La rechute suppose donc un fait nouveau, soit une aggravation de la lésion initiale, soit l'apparition d'une nouvelle lésion résultant de l'accident du travail initial.
L'avis de l'expert, lorsqu'il est régulier, clair et précis, s'impose à l'assuré et la caisse. Au vu de l'avis technique, le juge peut, sur demande d'une partie, ordonner une nouvelle expertise.
En l'espèce, le certificat médical de rechute du 20 décembre 2017 mentionne des 'cervicalgies persistantes'.
Le médecin conseil de la caisse a estimé qu'il n'y avait pas de lien direct entre l'accident du travail du 3 mai 2017 et la rechute déclarée le 20 décembre 2017.
Le médecin expert commis en application de l'article L. 141-1 du code de la sécurité sociale a également considéré après avoir procédé à l'examen de l'assurée qu'il n'existe pas de lien de causalité direct entre l'accident du travail et les lésions et troubles invoqués à la date du 30 décembre 2017 pour ' cervicalgies persistantes ' et que l'état de l'assuré est en rapport avec un état pathologique indépendant de l'accident évoluant pour son propre compte.
Le médecin expert, au vu des éléments médicaux produits par les parties, relève que l'accident de voiture dont l'assurée a été victime le 3 mai 2017 a provoqué des ' cervicalgies puis des lombalgies', que le certificat médical initial mentionne une 'cervicalgie post-traumatique', que son état a été considéré guéri le 1er décembre 2017, que le certificat médical de rechute du 30 décembre 2017 du docteur [N] est établi pour 'cervicalgies persistantes', que la radiographie du rachis cervical du 21 juin 2017 montre l'existence d'un ' discret pincement C5-C6', ce qui milite en faveur de l'existence d'un état antérieur.
L'assurée qui conteste ces conclusions et sollicite une nouvelle expertise ne verse cependant aucune pièce médicale à l'appui de sa demande.

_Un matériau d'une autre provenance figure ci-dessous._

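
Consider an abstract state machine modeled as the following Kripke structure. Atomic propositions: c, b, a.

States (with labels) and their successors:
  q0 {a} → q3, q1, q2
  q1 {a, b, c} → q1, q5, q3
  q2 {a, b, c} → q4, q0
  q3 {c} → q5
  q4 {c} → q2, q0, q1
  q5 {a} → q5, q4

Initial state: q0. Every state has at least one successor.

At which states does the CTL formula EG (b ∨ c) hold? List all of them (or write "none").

{q1, q2, q4}

States satisfying b ∨ c: {q1, q2, q3, q4}.
States satisfying EG (b ∨ c): {q1, q2, q4}.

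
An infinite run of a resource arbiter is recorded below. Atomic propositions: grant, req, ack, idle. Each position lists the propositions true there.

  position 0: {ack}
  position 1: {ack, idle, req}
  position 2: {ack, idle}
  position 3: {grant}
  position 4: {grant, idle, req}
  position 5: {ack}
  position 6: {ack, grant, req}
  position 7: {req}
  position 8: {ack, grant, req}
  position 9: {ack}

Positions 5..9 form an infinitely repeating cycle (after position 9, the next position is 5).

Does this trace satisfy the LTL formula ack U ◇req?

Walking from position 0: ◇req first holds at position 0, and ack holds at every earlier position along the way, so ack U ◇req holds.

Yes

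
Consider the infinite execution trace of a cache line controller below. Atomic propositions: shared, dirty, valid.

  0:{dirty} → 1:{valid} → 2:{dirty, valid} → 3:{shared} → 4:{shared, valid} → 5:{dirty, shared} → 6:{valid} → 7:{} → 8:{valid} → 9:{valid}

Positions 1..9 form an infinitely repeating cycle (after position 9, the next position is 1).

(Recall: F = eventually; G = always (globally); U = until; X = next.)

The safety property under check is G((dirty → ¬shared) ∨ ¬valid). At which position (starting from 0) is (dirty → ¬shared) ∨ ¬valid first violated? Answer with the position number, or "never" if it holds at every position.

(dirty → ¬shared) ∨ ¬valid holds at every position 0..9, and those are all the positions the trace ever visits, so the invariant G((dirty → ¬shared) ∨ ¬valid) is never violated.

never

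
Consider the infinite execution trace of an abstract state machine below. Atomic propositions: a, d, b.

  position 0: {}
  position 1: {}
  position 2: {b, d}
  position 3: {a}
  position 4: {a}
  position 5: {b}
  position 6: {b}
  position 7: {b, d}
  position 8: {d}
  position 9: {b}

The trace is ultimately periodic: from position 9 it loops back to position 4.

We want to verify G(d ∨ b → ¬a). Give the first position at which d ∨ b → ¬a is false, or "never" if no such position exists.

d ∨ b → ¬a holds at every position 0..9, and those are all the positions the trace ever visits, so the invariant G(d ∨ b → ¬a) is never violated.

never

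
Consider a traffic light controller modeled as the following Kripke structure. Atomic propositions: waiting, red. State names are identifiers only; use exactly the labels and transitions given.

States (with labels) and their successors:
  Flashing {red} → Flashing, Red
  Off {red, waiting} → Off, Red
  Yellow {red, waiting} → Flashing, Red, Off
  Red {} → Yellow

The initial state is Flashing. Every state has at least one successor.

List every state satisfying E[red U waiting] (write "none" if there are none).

States satisfying red: {Flashing, Off, Yellow}.
States satisfying waiting: {Off, Yellow}.
States satisfying E[red U waiting]: {Off, Yellow}.

{Off, Yellow}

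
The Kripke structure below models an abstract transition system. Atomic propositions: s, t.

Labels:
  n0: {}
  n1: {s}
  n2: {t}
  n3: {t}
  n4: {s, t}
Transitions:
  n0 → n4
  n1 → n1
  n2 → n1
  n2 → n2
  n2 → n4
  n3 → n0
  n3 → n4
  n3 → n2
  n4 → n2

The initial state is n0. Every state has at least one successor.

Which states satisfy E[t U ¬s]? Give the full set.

{n0, n2, n3, n4}

States satisfying t: {n2, n3, n4}.
States satisfying ¬s: {n0, n2, n3}.
States satisfying E[t U ¬s]: {n0, n2, n3, n4}.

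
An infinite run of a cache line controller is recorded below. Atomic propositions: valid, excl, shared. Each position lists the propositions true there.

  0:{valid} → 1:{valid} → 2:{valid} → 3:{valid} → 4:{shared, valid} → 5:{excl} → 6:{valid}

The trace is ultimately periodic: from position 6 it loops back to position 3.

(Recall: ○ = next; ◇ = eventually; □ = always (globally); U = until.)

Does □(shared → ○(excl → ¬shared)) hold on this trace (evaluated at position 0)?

Yes

shared → ○(excl → ¬shared) holds at every position 0..6, and those are all positions ever visited, so □(shared → ○(excl → ¬shared)) holds.
Positions where shared holds: 4.
Check ○(excl → ¬shared) at each: 4→ok.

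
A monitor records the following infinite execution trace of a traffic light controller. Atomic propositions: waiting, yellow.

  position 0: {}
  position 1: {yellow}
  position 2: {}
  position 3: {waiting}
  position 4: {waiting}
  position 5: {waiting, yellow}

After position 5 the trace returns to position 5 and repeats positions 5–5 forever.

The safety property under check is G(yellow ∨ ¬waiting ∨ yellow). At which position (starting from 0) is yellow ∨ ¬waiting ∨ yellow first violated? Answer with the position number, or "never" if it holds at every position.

Check yellow ∨ ¬waiting ∨ yellow at each position in order: 0 ✓, 1 ✓, 2 ✓.
At position 3 the labels are {waiting}, so yellow ∨ ¬waiting ∨ yellow is false there. This is the first violation.

3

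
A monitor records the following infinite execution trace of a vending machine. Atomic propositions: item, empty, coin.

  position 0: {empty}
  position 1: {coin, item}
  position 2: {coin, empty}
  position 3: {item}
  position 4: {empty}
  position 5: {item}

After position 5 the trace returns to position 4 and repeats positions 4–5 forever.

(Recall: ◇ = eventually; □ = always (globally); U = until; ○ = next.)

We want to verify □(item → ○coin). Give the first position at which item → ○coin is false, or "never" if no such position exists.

3

Check item → ○coin at each position in order: 0 ✓, 1 ✓, 2 ✓.
At position 3 the labels are {item} and the next position 4 has {empty}, so item → ○coin is false there. This is the first violation.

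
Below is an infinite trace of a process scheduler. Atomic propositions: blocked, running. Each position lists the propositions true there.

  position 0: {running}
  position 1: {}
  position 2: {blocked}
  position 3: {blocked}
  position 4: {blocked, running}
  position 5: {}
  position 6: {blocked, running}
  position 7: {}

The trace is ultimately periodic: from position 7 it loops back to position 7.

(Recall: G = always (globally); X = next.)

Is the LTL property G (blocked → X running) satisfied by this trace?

blocked → X running must hold at every position from 0 onward. It fails at position 2, so G (blocked → X running) is false.
Positions where blocked holds: 2, 3, 4, 6.
Check X running at each: 2→fails, 3→ok, 4→fails, 6→fails.

Does not hold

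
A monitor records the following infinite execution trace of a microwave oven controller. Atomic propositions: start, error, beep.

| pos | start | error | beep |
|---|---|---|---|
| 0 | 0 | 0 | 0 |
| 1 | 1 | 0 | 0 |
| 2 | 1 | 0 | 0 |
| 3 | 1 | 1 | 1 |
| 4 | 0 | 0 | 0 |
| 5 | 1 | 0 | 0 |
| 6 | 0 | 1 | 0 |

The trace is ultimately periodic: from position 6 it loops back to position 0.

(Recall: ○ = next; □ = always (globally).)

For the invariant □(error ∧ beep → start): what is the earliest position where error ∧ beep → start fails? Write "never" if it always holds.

error ∧ beep → start holds at every position 0..6, and those are all the positions the trace ever visits, so the invariant □(error ∧ beep → start) is never violated.

never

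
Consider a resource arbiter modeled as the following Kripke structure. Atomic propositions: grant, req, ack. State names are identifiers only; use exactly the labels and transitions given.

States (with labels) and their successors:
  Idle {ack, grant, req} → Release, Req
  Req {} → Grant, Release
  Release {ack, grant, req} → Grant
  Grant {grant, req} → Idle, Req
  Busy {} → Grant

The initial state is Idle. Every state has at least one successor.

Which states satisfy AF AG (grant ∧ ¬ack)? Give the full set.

none

States satisfying AG (grant ∧ ¬ack): ∅.
States satisfying AF AG (grant ∧ ¬ack): ∅.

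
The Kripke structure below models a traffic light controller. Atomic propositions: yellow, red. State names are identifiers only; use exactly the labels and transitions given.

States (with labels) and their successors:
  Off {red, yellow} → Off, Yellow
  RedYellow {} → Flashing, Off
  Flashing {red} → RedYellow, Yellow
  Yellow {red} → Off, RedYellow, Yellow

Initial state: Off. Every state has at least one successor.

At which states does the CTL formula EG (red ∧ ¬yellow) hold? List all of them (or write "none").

{Flashing, Yellow}

States satisfying red ∧ ¬yellow: {Flashing, Yellow}.
States satisfying EG (red ∧ ¬yellow): {Flashing, Yellow}.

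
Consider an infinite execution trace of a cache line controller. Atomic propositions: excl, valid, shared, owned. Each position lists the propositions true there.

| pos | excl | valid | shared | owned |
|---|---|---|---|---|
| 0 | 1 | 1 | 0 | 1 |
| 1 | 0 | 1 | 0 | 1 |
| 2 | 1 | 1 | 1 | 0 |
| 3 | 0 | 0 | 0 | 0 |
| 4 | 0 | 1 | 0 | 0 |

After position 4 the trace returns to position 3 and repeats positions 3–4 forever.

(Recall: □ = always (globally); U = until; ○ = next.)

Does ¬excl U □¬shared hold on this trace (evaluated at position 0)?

Walking from position 0: at position 0, □¬shared has not yet held and ¬excl fails, so ¬excl U □¬shared is false.

Violated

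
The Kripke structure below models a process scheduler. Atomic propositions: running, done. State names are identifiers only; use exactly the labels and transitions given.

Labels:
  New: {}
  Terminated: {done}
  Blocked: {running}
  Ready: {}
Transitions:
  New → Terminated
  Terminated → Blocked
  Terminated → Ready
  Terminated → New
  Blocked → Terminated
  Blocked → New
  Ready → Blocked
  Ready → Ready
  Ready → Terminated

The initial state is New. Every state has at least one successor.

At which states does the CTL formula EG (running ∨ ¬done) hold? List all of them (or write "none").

{Ready}

States satisfying running ∨ ¬done: {New, Blocked, Ready}.
States satisfying EG (running ∨ ¬done): {Ready}.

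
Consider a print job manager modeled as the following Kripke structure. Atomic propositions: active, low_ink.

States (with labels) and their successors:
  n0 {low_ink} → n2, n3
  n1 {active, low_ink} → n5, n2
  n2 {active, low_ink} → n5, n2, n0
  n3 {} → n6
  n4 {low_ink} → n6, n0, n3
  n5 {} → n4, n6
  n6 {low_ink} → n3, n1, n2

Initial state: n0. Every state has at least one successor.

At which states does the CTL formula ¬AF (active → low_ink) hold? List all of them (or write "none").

States satisfying active → low_ink: {n0, n1, n2, n3, n4, n5, n6}.
States satisfying AF (active → low_ink): {n0, n1, n2, n3, n4, n5, n6}.
States satisfying ¬AF (active → low_ink): ∅.

none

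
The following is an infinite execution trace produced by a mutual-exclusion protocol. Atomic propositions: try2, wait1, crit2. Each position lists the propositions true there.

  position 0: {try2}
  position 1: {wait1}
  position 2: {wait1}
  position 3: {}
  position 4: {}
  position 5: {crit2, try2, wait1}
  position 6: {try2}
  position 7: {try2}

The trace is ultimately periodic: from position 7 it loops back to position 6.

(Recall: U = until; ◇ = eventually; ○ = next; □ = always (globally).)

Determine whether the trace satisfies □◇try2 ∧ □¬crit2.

◇try2 holds at every position 0..7, and those are all positions ever visited, so □◇try2 holds.
¬crit2 must hold at every position from 0 onward. It fails at position 5, so □¬crit2 is false.
At position 0: □◇try2 is true; □¬crit2 is false; so □◇try2 ∧ □¬crit2 is false.

Violated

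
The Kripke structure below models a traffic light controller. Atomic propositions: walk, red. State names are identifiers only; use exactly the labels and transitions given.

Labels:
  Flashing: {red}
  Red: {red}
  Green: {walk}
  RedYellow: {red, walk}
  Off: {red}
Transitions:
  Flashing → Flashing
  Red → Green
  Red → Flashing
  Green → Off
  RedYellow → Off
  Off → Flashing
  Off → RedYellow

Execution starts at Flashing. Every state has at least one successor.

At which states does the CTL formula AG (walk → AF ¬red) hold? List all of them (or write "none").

{Flashing}

States satisfying walk → AF ¬red: {Flashing, Red, Green, Off}.
States satisfying AG (walk → AF ¬red): {Flashing}.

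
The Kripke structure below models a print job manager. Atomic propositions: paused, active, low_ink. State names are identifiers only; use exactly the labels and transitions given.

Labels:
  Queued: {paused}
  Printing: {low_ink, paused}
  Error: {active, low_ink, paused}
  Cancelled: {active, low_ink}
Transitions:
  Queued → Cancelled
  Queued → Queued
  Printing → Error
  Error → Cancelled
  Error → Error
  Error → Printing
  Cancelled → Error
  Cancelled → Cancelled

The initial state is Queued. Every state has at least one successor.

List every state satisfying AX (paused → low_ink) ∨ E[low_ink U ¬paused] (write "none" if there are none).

States satisfying paused → low_ink: {Printing, Error, Cancelled}.
States satisfying AX (paused → low_ink): {Printing, Error, Cancelled}.
States satisfying low_ink: {Printing, Error, Cancelled}.
States satisfying ¬paused: {Cancelled}.
States satisfying E[low_ink U ¬paused]: {Printing, Error, Cancelled}.
States satisfying AX (paused → low_ink) ∨ E[low_ink U ¬paused]: {Printing, Error, Cancelled}.

{Printing, Error, Cancelled}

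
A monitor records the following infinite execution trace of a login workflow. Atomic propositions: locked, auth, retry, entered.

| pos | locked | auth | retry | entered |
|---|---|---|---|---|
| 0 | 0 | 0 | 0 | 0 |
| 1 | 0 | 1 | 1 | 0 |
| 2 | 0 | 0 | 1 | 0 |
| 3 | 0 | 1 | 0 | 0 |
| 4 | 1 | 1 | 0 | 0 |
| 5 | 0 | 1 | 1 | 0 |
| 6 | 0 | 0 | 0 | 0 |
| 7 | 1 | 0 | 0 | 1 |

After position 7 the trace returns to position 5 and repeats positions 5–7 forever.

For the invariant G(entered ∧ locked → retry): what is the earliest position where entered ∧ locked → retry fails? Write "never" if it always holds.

7

Check entered ∧ locked → retry at each position in order: 0 ✓, 1 ✓, 2 ✓, 3 ✓, 4 ✓, 5 ✓, 6 ✓.
At position 7 the labels are {entered, locked}, so entered ∧ locked → retry is false there. This is the first violation.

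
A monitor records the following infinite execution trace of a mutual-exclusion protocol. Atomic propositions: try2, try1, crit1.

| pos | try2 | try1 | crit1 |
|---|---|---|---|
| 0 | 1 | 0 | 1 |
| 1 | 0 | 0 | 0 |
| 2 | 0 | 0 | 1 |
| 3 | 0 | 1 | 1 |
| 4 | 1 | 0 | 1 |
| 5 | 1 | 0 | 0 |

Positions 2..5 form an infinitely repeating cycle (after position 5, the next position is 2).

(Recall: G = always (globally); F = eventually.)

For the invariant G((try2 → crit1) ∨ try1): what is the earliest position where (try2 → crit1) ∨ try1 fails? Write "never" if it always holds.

5

Check (try2 → crit1) ∨ try1 at each position in order: 0 ✓, 1 ✓, 2 ✓, 3 ✓, 4 ✓.
At position 5 the labels are {try2}, so (try2 → crit1) ∨ try1 is false there. This is the first violation.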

Elle invoque dans son recours un nouveau rapport médical du docteur [N] qui n'est pas toutefois produit aux débats.
En conséquence, en l'état des conclusions claires et précises du médecin expert lesquelles sont fondées sur la constatation radiographique d'une discarthrose C5-C6 et qui ne sont pas contredites par l'assurée, celle-ci doit être déboutée de ses demandes et le jugement déféré confirmé en toutes ses dispositions.
L'assurée qui succombe doit être condamnée aux dépens d'appel.
PAR CES MOTIFS
La cour, après en avoir délibéré, statuant publiquement et par arrêt contradictoire,
Confirme le jugement rendu le 30 novembre 2021 par le pôle social du tribunal judiciaire de Versailles (RG n° 18/01350) en toutes ses dispositions ;
Y ajoutant,
Rejette la demande d'expertise de Mme [B] [Y] ;
Condamne Mme [B] [Y] aux dépens d'appel.
Prononcé par mise à disposition de l'arrêt au greffe de la cour, les parties en ayant été préalablement avisées dans les conditions prévues au deuxième alinéa de l'article 450 du code de procédure civile.
Signé par Madame Sylvia LE FISCHER, Présidente, et par Madame Dévi Pouniandy, Greffière, auquel le magistrat signataire a rendu la minute.